Other active areas of research include the optimization of the delivery of vasopressor and antiarrhythmic agents by prehospital providers (Daya et al., 2020; Kudenchuk, Daya, Dorian, & Resuscitation Outcomes Consortium, 2016), the development of post-arrest neuroprotective interventions (Bernard et al., 2002; Lascarrou et al., 2019), and the creation of methods to allow faster recognition of and better bystander response to cardiac arrests (Andelius et al., 2020; Blackwood et al., 2020).  To quote physician-scientist Dr.

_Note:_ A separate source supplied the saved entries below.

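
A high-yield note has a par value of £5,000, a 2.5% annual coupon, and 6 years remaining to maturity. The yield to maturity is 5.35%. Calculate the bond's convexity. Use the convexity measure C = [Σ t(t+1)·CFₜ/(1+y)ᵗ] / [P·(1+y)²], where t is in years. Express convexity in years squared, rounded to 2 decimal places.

With y = 0.0535:
  t   CF        PV=CF/(1+0.0535)^t    t·PV        t(t+1)·PV
  1       125.00       118.6521       118.6521         237.3042
  2       125.00       112.6266       225.2532         675.7595
  3       125.00       106.9071       320.7212       1,282.8847
  4       125.00       101.4780       405.9120       2,029.5598
  5       125.00        96.3246       481.6231       2,889.7387
  6     5,125.00     3,748.7513    22,492.5078     157,447.5549
  Σ                  4,284.7397    24,044.6694     164,562.8018
P = 4,284.7397.
Convexity = Σ t(t+1)·PV / [P·(1+y)²] = 164,562.8018 / (4,284.7397 × 1.109862) = 34.60494.

34.60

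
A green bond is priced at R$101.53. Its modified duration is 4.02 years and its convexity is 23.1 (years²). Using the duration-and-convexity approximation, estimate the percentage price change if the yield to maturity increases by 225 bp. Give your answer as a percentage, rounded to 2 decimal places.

Duration effect: -D_mod·Δy = -4.02 × (+0.0225) = -0.090450
Convexity effect: ½·C·(Δy)² = 0.5 × 23.1 × (0.0225)² = +0.0058471875
ΔP/P ≈ -0.090450 + 0.0058471875 = -0.0846028125
= -8.46028125%.

-8.46%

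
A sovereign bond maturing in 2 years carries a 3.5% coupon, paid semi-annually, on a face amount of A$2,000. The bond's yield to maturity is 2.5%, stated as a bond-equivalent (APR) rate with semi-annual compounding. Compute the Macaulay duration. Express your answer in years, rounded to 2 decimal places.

1.95 years

Periodic yield y = 0.0125. Discount each cash flow and weight by its period:
  t   CF        PV=CF/(1+0.0125)^t    t·PV
  1        35.00        34.5679        34.5679
  2        35.00        34.1411        68.2823
  3        35.00        33.7196       101.1589
  4     2,035.00     1,936.3519     7,745.4076
  Σ                  2,038.7806     7,949.4167
Price P = Σ PV = 2,038.7806.
Macaulay duration = Σ(t·PV) / P = 7,949.4167 / 2,038.7806 = 3.89910 half-year periods.
In years: 3.89910 / 2 = 1.94955 years.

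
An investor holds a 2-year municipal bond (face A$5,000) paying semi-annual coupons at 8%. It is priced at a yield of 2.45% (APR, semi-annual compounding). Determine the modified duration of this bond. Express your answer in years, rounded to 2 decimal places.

1.87 years

Periodic yield y = 0.01225. First find Macaulay duration:
  t   CF        PV=CF/(1+0.01225)^t    t·PV
  1       200.00       197.5796       197.5796
  2       200.00       195.1886       390.3772
  3       200.00       192.8265       578.4794
  4     5,200.00     4,952.8161    19,811.2644
  Σ                  5,538.4108    20,977.7006
P = 5,538.4108; Macaulay duration = 20,977.7006 / 5,538.4108 = 3.78768 half-year periods = 1.89384 years.
Modified duration = D_Mac / (1 + y) = 1.89384 / 1.01225 = 1.87092 years.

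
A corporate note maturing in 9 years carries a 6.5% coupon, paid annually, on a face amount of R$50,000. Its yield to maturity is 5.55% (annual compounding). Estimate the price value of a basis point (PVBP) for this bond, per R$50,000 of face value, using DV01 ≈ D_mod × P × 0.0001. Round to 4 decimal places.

Periodic yield y = 0.0555.
  t   CF        PV=CF/(1+0.0555)^t    t·PV
  1     3,250.00     3,079.1094     3,079.1094
  2     3,250.00     2,917.2046     5,834.4091
  3     3,250.00     2,763.8130     8,291.4389
  4     3,250.00     2,618.4869    10,473.9477
  5     3,250.00     2,480.8024    12,404.0120
  6     3,250.00     2,350.3576    14,102.1453
  7     3,250.00     2,226.7717    15,587.4021
  8     3,250.00     2,109.6842    16,877.4740
  9    53,250.00    32,748.8062   294,739.2559
  Σ                 53,295.0360   381,389.1944
P = 53,295.0360; D_Mac = 7.15619 yrs; D_mod = 6.77990 yrs.
DV01 ≈ 6.77990 × 53,295.0360 × 0.0001 = 36.133510.

R$36.1335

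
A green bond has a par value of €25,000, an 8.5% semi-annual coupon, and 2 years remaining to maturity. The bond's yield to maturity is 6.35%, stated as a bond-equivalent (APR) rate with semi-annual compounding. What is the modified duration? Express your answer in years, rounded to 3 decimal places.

Periodic yield y = 0.03175. First find Macaulay duration:
  t   CF        PV=CF/(1+0.03175)^t    t·PV
  1     1,062.50     1,029.8037     1,029.8037
  2     1,062.50       998.1136     1,996.2272
  3     1,062.50       967.3987     2,902.1961
  4    26,062.50    22,999.4877    91,997.9507
  Σ                 25,994.8038    97,926.1778
P = 25,994.8038; Macaulay duration = 97,926.1778 / 25,994.8038 = 3.76714 half-year periods = 1.88357 years.
Modified duration = D_Mac / (1 + y) = 1.88357 / 1.03175 = 1.82561 years.

1.826 years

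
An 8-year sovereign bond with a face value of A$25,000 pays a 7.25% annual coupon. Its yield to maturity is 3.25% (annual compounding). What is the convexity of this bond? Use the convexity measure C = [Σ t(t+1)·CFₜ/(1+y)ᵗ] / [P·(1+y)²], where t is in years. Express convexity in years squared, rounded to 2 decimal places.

51.40

With y = 0.0325:
  t   CF        PV=CF/(1+0.0325)^t    t·PV        t(t+1)·PV
  1     1,812.50     1,755.4479     1,755.4479       3,510.8959
  2     1,812.50     1,700.1917     3,400.3834      10,201.1503
  3     1,812.50     1,646.6748     4,940.0243      19,760.0974
  4     1,812.50     1,594.8424     6,379.3696      31,896.8481
  5     1,812.50     1,544.6416     7,723.2078      46,339.2466
  6     1,812.50     1,496.0209     8,976.1252      62,832.8767
  7     1,812.50     1,448.9306    10,142.5144      81,140.1152
  8    26,812.50    20,759.4970   166,075.9762   1,494,683.7857
  Σ                 31,946.2469   209,393.0489   1,750,365.0158
P = 31,946.2469.
Convexity = Σ t(t+1)·PV / [P·(1+y)²] = 1,750,365.0158 / (31,946.2469 × 1.066056) = 51.39592.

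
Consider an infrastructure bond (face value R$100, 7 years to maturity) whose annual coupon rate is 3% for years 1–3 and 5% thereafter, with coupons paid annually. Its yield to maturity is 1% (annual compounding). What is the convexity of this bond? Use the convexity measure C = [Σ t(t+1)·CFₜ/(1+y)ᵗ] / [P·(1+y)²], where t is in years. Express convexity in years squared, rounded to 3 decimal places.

With y = 0.01:
  t   CF        PV=CF/(1+0.01)^t    t·PV        t(t+1)·PV
  1         3.00         2.9703         2.9703           5.9406
  2         3.00         2.9409         5.8818          17.6453
  3         3.00         2.9118         8.7353          34.9412
  4         5.00         4.8049        19.2196          96.0980
  5         5.00         4.7573        23.7866         142.7199
  6         5.00         4.7102        28.2614         197.8295
  7       105.00        97.9354       685.5478       5,484.3822
  Σ                    121.0308       774.4028       5,979.5567
P = 121.0308.
Convexity = Σ t(t+1)·PV / [P·(1+y)²] = 5,979.5567 / (121.0308 × 1.020100) = 48.43177.

48.432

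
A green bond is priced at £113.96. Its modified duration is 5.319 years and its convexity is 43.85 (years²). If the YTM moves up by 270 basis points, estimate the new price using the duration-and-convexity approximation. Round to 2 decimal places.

Duration effect: -D_mod·Δy = -5.319 × (+0.027) = -0.143613
Convexity effect: ½·C·(Δy)² = 0.5 × 43.85 × (0.027)² = +0.015983325
ΔP/P ≈ -0.143613 + 0.015983325 = -0.127629675
New price ≈ 113.96 × (1 - 0.127629675) = 99.415322237.

£99.42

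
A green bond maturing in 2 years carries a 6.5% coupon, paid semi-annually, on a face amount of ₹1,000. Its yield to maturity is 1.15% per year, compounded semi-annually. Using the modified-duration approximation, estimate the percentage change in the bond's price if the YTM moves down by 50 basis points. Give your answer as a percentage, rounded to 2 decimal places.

+0.95%

Periodic yield y = 0.00575. Modified duration first:
  t   CF        PV=CF/(1+0.00575)^t    t·PV
  1        32.50        32.3142        32.3142
  2        32.50        32.1294        64.2589
  3        32.50        31.9458        95.8373
  4     1,032.50     1,009.0900     4,036.3599
  Σ                  1,105.4794     4,228.7703
P = 1,105.4794; D_Mac = 3.82528 half-year periods = 1.91264 yrs; D_mod = 1.91264/(1+0.00575) = 1.90171 yrs.
ΔP/P ≈ -D_mod · Δy = -1.90171 × (-0.005) = +0.009509 = +0.9509%.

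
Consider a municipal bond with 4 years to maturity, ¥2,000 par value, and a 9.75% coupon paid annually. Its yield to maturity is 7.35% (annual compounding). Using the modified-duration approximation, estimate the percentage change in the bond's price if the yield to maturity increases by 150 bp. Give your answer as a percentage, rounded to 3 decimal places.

-4.916%

Periodic yield y = 0.0735. Modified duration first:
  t   CF        PV=CF/(1+0.0735)^t    t·PV
  1       195.00       181.6488       181.6488
  2       195.00       169.2117       338.4235
  3       195.00       157.6262       472.8787
  4     2,195.00     1,652.8229     6,611.2917
  Σ                  2,161.3097     7,604.2427
P = 2,161.3097; D_Mac = 3.51835 yrs; D_mod = 3.51835/(1+0.0735) = 3.27746 yrs.
ΔP/P ≈ -D_mod · Δy = -3.27746 × (+0.015) = -0.049162 = -4.9162%.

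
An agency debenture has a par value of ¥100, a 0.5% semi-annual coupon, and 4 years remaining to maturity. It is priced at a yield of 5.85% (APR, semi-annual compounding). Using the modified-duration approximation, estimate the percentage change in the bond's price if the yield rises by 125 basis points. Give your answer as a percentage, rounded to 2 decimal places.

Periodic yield y = 0.02925. Modified duration first:
  t   CF        PV=CF/(1+0.02925)^t    t·PV
  1         0.25         0.2429         0.2429
  2         0.25         0.2360         0.4720
  3         0.25         0.2293         0.6879
  4         0.25         0.2228         0.8911
  5         0.25         0.2164         1.0822
  6         0.25         0.2103         1.2617
  7         0.25         0.2043         1.4302
  8       100.25        79.6008       636.8063
  Σ                     81.1628       642.8742
P = 81.1628; D_Mac = 7.92080 half-year periods = 3.96040 yrs; D_mod = 3.96040/(1+0.02925) = 3.84785 yrs.
ΔP/P ≈ -D_mod · Δy = -3.84785 × (+0.0125) = -0.048098 = -4.8098%.

-4.81%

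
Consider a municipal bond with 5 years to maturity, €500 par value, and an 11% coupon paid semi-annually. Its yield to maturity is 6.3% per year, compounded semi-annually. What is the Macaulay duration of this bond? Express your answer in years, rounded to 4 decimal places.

4.0766 years

Periodic yield y = 0.0315. Discount each cash flow and weight by its period:
  t   CF        PV=CF/(1+0.0315)^t    t·PV
  1        27.50        26.6602        26.6602
  2        27.50        25.8461        51.6921
  3        27.50        25.0568        75.1703
  4        27.50        24.2916        97.1663
  5        27.50        23.5498       117.7488
  6        27.50        22.8306       136.9836
  7        27.50        22.1334       154.9338
  8        27.50        21.4575       171.6599
  9        27.50        20.8022       187.2199
  10      527.50       386.8389     3,868.3890
  Σ                    599.4670     4,887.6239
Price P = Σ PV = 599.4670.
Macaulay duration = Σ(t·PV) / P = 4,887.6239 / 599.4670 = 8.15328 half-year periods.
In years: 8.15328 / 2 = 4.07664 years.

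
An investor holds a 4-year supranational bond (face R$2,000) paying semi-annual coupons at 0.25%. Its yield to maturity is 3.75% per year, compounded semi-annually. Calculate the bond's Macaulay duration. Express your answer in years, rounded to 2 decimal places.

Periodic yield y = 0.01875. Discount each cash flow and weight by its period:
  t   CF        PV=CF/(1+0.01875)^t    t·PV
  1         2.50         2.4540         2.4540
  2         2.50         2.4088         4.8176
  3         2.50         2.3645         7.0935
  4         2.50         2.3210         9.2839
  5         2.50         2.2783        11.3913
  6         2.50         2.2363        13.4179
  7         2.50         2.1952        15.3661
  8     2,002.50     1,725.9633    13,807.7062
  Σ                  1,742.2213    13,871.5305
Price P = Σ PV = 1,742.2213.
Macaulay duration = Σ(t·PV) / P = 13,871.5305 / 1,742.2213 = 7.96198 half-year periods.
In years: 7.96198 / 2 = 3.98099 years.

3.98 years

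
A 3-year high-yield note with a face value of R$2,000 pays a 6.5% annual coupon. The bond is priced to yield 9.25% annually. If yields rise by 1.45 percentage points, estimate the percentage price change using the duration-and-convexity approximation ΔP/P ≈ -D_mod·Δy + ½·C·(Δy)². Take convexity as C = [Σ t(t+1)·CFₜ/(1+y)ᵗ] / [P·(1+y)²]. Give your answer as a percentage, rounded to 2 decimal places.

With y = 0.0925:
  t   CF        PV=CF/(1+0.0925)^t    t·PV        t(t+1)·PV
  1       130.00       118.9931       118.9931         237.9863
  2       130.00       108.9182       217.8364         653.5092
  3     2,130.00     1,633.4854     4,900.4563      19,601.8252
  Σ                  1,861.3968     5,237.2858      20,493.3207
P = 1,861.3968; D_Mac = 2.81363 yrs; D_mod = 2.57541 yrs; C = 9.22424.
Duration effect: -2.57541 × (+0.0145) = -0.037343
Convexity effect: 0.5 × 9.22424 × (0.0145)² = +0.0009697
ΔP/P ≈ -0.037343 + 0.0009697 = -0.036374 = -3.6374%.

-3.64%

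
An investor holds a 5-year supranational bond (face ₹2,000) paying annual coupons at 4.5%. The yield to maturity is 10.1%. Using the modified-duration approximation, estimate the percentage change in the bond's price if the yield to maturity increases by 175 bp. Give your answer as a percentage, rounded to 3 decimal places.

Periodic yield y = 0.101. Modified duration first:
  t   CF        PV=CF/(1+0.101)^t    t·PV
  1        90.00        81.7439        81.7439
  2        90.00        74.2451       148.4902
  3        90.00        67.4343       202.3028
  4        90.00        61.2482       244.9927
  5     2,090.00     1,291.8429     6,459.2143
  Σ                  1,576.5143     7,136.7439
P = 1,576.5143; D_Mac = 4.52691 yrs; D_mod = 4.52691/(1+0.101) = 4.11164 yrs.
ΔP/P ≈ -D_mod · Δy = -4.11164 × (+0.0175) = -0.071954 = -7.1954%.

-7.195%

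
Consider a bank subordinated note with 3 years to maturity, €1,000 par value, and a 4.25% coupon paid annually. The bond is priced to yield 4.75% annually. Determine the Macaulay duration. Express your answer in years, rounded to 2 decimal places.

Periodic yield y = 0.0475. Discount each cash flow and weight by its year:
  t   CF        PV=CF/(1+0.0475)^t    t·PV
  1        42.50        40.5728        40.5728
  2        42.50        38.7330        77.4660
  3     1,042.50       907.0140     2,721.0419
  Σ                    986.3197     2,839.0806
Price P = Σ PV = 986.3197.
Macaulay duration = Σ(t·PV) / P = 2,839.0806 / 986.3197 = 2.87846 years.

2.88 years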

Keith Lurie, we are witnessing “the dawn of a golden age of resuscitation.”  Yet, there are many questions that need to be answered before definitive progress can be made, and more people need to be asking them.  Examples of questions that will need to be addressed if we hope to provide the highest standard of prehospital care are provided in the following tables [Tables I, II, and III]. 

Cardiac arrest is only one of the many time-critical conditions that prehospital providers treat every day across the country.  Massive hemorrhage, traumatic brain injury, large-vessel-occlusion stroke, and other conditions continue to cause significant morbidity and mortality that may be lessened by the evidence-based actions of EMTs.  The list of medical emergencies is long, and each carries a suite of questions with potentially lifesaving answers.  We still do not know the ideal methods we should be employing to treat many critical patients, and the debate is ongoing regarding a range of important topics – from the techniques employed to manage patient airways (Wang et al., 2018) to the effectiveness of some of the medications that are administered prior to hospital admission (Coats & Lecky, 2020; Kudenchuk et al., 2016; Soar, 2020).

I strongly encourage all young investigators – from undergraduates to undecided post-docs – to consider becoming involved in prehospital emergency care research.  It is a rich and rewarding field with a myriad of opportunities to rapidly inform the performance of lifesaving interventions used around the world to alleviate the suffering of the sickest patients imaginable.  Every moment we waste, hearts continue stopping, trauma victims continue bleeding, and lives are unnecessarily lost every minute of every day.